Page 34 of Beautifully Broken
Caleb
I almost turned around twice.
Once in the driveway, when Nacho wouldn’t stop staring at me like he knew I was about to do something stupid.
Again at the end of the road, when the sun caught the edges of the clouds just right, painting the sky like something out of a memory.
I could’ve sworn I heard Hannah’s laugh in that silence.
The soft, familiar kind that used to spill out of her and fill our kitchen, warm and honeyed.
But I didn’t turn around.
Not because I wasn’t scared—I was. God, I was. My fingers had gone cold on the steering wheel, and I’d been white-knuckling it all the way across town. But I kept driving. Because somewhere between guilt and grief and all the damn days I spent pretending I was fine… I started to miss her.
Emily.
I missed the way her voice got softer when she said my name.
The way she saw through every mask I wore, even the ones I didn’t know I had on.
I missed her laugh, her stubbornness, the way she’d nudge my shoulder just to feel me lean back.
I missed the way her eyes would flicker like she was holding back a storm, and how somehow, being near her always made it easier to breathe.
So I drove.
She was on the porch when I pulled up. Bare legs tucked under her, a hoodie swallowing her frame.
Her hair was down, curling at the ends, and she had a book in her lap she clearly wasn’t reading.
I saw the way her head snapped up when she heard the truck.
The way her spine straightened like she hadn’t dared to hope but had anyway.
And when she saw it was me, she didn’t smile.
She just waited .
I climbed out slow, palms sweating like I was seventeen again and walking up to ask her out for the first time.
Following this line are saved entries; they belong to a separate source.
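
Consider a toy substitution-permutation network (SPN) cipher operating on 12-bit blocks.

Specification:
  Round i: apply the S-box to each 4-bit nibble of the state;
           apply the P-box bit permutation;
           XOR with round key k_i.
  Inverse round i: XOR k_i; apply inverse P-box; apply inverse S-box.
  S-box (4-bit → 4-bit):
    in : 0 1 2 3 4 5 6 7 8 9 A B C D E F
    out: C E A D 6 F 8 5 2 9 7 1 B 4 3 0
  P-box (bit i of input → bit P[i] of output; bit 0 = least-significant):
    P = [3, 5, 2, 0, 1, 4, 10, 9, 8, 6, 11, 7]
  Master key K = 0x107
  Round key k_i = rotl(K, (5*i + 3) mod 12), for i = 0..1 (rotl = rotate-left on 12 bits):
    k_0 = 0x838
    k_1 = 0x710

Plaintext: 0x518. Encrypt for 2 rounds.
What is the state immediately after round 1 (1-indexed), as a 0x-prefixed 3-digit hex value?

0x7C8

s_0 = plaintext = 0x518
s_1 = Round(s_0, k_0) = 0x7C8
s_2 = Round(s_1, k_1) = 0xC22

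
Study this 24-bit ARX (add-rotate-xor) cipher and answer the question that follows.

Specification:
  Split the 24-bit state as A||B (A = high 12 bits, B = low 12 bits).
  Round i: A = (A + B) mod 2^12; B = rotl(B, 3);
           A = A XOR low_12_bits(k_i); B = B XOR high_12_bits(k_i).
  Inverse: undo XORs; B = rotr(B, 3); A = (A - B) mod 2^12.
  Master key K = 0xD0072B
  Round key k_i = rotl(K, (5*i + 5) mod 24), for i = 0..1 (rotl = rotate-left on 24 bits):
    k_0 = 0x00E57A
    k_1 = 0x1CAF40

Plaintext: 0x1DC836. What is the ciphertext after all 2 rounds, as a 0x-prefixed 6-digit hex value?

s_0 = plaintext = 0x1DC836
s_1 = Round(s_0, k_0) = 0xF681BA
s_2 = Round(s_1, k_1) = 0xE62C1A

0xE62C1A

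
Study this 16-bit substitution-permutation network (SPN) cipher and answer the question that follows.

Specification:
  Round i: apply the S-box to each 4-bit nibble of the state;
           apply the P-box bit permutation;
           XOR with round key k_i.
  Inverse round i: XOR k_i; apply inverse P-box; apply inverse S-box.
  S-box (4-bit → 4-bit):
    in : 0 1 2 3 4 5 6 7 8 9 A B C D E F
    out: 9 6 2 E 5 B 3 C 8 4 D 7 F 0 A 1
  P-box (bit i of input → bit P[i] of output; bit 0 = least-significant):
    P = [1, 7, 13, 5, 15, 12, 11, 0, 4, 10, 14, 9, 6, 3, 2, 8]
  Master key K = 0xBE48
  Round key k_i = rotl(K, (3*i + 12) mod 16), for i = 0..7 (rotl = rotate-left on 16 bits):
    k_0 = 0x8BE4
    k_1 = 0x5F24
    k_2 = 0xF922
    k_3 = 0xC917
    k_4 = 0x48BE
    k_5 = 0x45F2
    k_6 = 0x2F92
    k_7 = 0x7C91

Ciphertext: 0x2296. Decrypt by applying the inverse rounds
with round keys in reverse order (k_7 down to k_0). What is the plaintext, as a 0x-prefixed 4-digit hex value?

0x2306

s_0 = ciphertext = 0x2296
s_1 = InvRound(s_0, k_7) = 0x933F
s_2 = InvRound(s_1, k_6) = 0x12C3
s_3 = InvRound(s_2, k_5) = 0x8CE8
s_4 = InvRound(s_3, k_4) = 0x4BFF
s_5 = InvRound(s_4, k_3) = 0x68FE
s_6 = InvRound(s_5, k_2) = 0xCF62
s_7 = InvRound(s_6, k_1) = 0x4D6F
s_8 = InvRound(s_7, k_0) = 0x2306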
Only this time, there was a hell of a lot more on the line.
“Hey,” I said, my voice catching somewhere in the middle of my throat.
She nodded. “Hey.”
I rubbed the back of my neck, wishing I was better at this. Wishing I could hand her some flowers or crack a joke or say something poetic. But that wasn’t us. Not anymore.
“I didn’t know if I should come,” I admitted, eyes flicking toward the front steps. “Didn’t know if you'd want to see me after…”
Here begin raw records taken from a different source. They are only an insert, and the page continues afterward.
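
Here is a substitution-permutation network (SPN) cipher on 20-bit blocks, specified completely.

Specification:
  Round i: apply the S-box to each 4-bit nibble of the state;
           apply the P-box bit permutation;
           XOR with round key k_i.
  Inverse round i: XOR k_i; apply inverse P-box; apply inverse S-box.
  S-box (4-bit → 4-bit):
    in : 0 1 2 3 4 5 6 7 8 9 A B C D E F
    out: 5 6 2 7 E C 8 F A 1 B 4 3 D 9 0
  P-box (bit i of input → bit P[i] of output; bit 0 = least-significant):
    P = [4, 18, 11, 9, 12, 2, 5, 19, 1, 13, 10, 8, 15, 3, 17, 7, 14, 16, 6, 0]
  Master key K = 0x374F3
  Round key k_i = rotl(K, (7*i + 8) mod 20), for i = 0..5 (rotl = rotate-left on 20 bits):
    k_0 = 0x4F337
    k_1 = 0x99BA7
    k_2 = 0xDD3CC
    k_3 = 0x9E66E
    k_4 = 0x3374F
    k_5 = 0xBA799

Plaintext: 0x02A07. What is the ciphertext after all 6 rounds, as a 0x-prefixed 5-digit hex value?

s_0 = plaintext = 0x02A07
s_1 = Round(s_0, k_0) = 0x0884D
s_2 = Round(s_1, k_1) = 0x1F05B
s_3 = Round(s_2, k_2) = 0x4DFAE
s_4 = Round(s_3, k_3) = 0x274BB
s_5 = Round(s_4, k_4) = 0x09AE7
s_6 = Round(s_5, k_5) = 0x75CCB

0x75CCB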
“After you kissed me and left?” Her tone wasn’t angry. It was tired. Like she’d been holding her breath for a long time.
“Yeah,” I said. “That.”
She didn’t speak right away, and I didn’t fill the silence. I let it stretch between us, let it say everything I couldn’t.
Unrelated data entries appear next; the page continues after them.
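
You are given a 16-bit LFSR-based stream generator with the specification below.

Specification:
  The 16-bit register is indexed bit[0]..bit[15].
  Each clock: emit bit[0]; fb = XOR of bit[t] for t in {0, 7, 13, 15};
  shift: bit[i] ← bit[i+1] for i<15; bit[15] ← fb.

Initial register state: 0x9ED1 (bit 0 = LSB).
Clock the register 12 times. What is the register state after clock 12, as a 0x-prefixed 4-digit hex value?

reg_0 = 0x9ED1
clock 1: out=1, reg = 0xCF68
clock 2: out=0, reg = 0xE7B4
clock 3: out=0, reg = 0xF3DA
clock 4: out=0, reg = 0xF9ED
clock 5: out=1, reg = 0x7CF6
clock 6: out=0, reg = 0x3E7B
clock 7: out=1, reg = 0x1F3D
clock 8: out=1, reg = 0x8F9E
clock 9: out=0, reg = 0x47CF
clock 10: out=1, reg = 0x23E7
clock 11: out=1, reg = 0x91F3
clock 12: out=1, reg = 0xC8F9

0xC8F9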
“I didn’t expect it,” she said finally. “The kiss.”
“I didn’t either.”
Her brows lifted, skeptical.
“I mean—I didn’t plan it,” I clarified. “I saw you, and you looked… God, Em, you looked like you’d always belonged to me. And something cracked open in me, and before I could think, I was kissing you like I meant it. Because I did.”
She stood then. Walked to the edge of the porch, arms crossed over her chest. “So why’d you run?”
I stepped closer. Not all the way, not yet. “Because it scared the hell out of me. Because it felt real. Too real. And because I didn’t want it to be some fluke or some drunken mistake that ruined what we have.”
Emily didn’t answer, but she didn’t look away.
“I’ve been trying to live with ghosts,” I said, voice thick.
“Waking up with guilt in my throat and going to bed with regrets on my chest. And for a long time, I thought if I loved you, I’d be betraying her.
But lately, I’ve been thinking maybe the real betrayal is staying stuck.
Maybe the most honest thing I can do is live. ”
Her mouth parted, just a little. Like she was about to speak, but the words got lost somewhere in her ribs.
“I’m not over Hannah,” I said. “I don’t think I ever will be. But I think she’d want this. She’d want me to love again. To be happy.”
I climbed the steps, slowly, letting her stop me if she wanted to. She didn’t.
“I don’t know what the hell I’m doing, Em. But I know I want to try. With you. If you’ll let me.”
Her arms were still crossed, but her eyes had gone soft. Shiny.
I stepped closer. “Say something. Please.”
She stared at me for a beat, then whispered, “I’ve been waiting for you to come.”
And that was it.
I reached for her, and she melted into me like she belonged there. My hands cupped her face, my thumbs catching the tear that slid down her cheek. Her lips were warm and soft and familiar in a way that had nothing to do with the past and everything to do with right now.
I kissed her slow. Deep. Like I had all the time in the world to get it right this time.
And maybe I did.
Because this time, I wasn’t walking away. I was living.